EL PESO LA NUEVA ESCLAVITUD DE LA MUJER ugly-betty-ep4-20

¿Cuántas veces te has sentido así? Desvalorizada, anulada, imperfecta. ¿Has pensado que teniendo un cuerpo perfecto todo lo demás será perfecto también? ¿En cuántas prisiones te metes todos los días tu misma?

Sé que no es sencillo liberarnos de la moda, del qué dirán, de la necesidad de pertenencia y aprobación, pero también sé que seguir atada a ello, nos aprisiona y nos aleja de vivir en la plenitud que nos corresponde a todos.

Sólo medita en esto: Cuando estás triste y le pides a tu mejor amiga que vaya a tu casa……¿Le pides que se suba a la báscula para ver si tiene el peso adecuado para poderte acompañar y consolar? ¡Espero que no! Y que con esto te des cuenta que lo verdaderamente importante no se mide en kilos.

Si te maltratas tratando de adelgazar, será la energía del maltrato la que se quede a vivir en tu ser y no habrá dieta que la haga irse de ahí. Si esperas a que los kilos desaparezcan para que puedas llevar a cabo tus sueños, temo decirte que es probable que nunca te sientas capaz y/ o merecedora de realizarlos o de disfrutarlos

¿Quieres seguir esclavizada?
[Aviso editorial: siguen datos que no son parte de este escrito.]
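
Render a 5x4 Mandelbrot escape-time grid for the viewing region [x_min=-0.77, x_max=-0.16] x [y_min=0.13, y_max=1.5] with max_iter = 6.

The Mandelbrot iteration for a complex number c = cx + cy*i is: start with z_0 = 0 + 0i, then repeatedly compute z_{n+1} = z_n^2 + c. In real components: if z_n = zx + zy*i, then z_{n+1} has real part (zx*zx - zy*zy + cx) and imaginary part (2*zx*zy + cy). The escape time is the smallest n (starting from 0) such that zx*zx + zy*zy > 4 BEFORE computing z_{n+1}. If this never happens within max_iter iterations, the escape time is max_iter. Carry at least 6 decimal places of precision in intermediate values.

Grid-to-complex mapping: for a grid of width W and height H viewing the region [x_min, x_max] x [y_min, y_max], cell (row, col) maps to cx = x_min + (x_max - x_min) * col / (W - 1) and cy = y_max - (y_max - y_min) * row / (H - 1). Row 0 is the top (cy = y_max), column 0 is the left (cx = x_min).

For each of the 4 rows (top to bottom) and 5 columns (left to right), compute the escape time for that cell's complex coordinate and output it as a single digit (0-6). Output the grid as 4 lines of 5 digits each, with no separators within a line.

Answer: 22222
33456
66666
66666

Derivation:
(row=0, col=0): c = -0.7700 + 1.5000i → escape time 2
(row=0, col=1): c = -0.6175 + 1.5000i → escape time 2
(row=0, col=2): c = -0.4650 + 1.5000i → escape time 2
(row=0, col=3): c = -0.3125 + 1.5000i → escape time 2
(row=0, col=4): c = -0.1600 + 1.5000i → escape time 2
(row=1, col=0): c = -0.7700 + 1.0433i → escape time 3
(row=1, col=1): c = -0.6175 + 1.0433i → escape time 3
(row=1, col=2): c = -0.4650 + 1.0433i → escape time 4
(row=1, col=3): c = -0.3125 + 1.0433i → escape time 5
(row=1, col=4): c = -0.1600 + 1.0433i → escape time 6
(row=2, col=0): c = -0.7700 + 0.5867i → escape time 6
(row=2, col=1): c = -0.6175 + 0.5867i → escape time 6
(row=2, col=2): c = -0.4650 + 0.5867i → escape time 6
(row=2, col=3): c = -0.3125 + 0.5867i → escape time 6
(row=2, col=4): c = -0.1600 + 0.5867i → escape time 6
(row=3, col=0): c = -0.7700 + 0.1300i → escape time 6
(row=3, col=1): c = -0.6175 + 0.1300i → escape time 6
(row=3, col=2): c = -0.4650 + 0.1300i → escape time 6
(row=3, col=3): c = -0.3125 + 0.1300i → escape time 6
(row=3, col=4): c = -0.1600 + 0.1300i → escape time 6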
La llave no está afuera, está adentro y sólo tú la puedes abrir.

El Universo necesita de ti, de mí, de todos para regresarle la armonía. El trabajo de auto-valorarte va más allá de tu propia felicidad. Cuando dejas de lado el drama y te pones a crear y a usar tu luz de manera positiva, es muy probable que descubras tus grandes dones, esos que estamos en obligación de compartir y poner en servicio.

¿Valdrá la pena seguir esperando que la báscula te dé permiso de ser feliz?
¿Estás haciendo a tu hija o hijo esclavo de su cuerpo?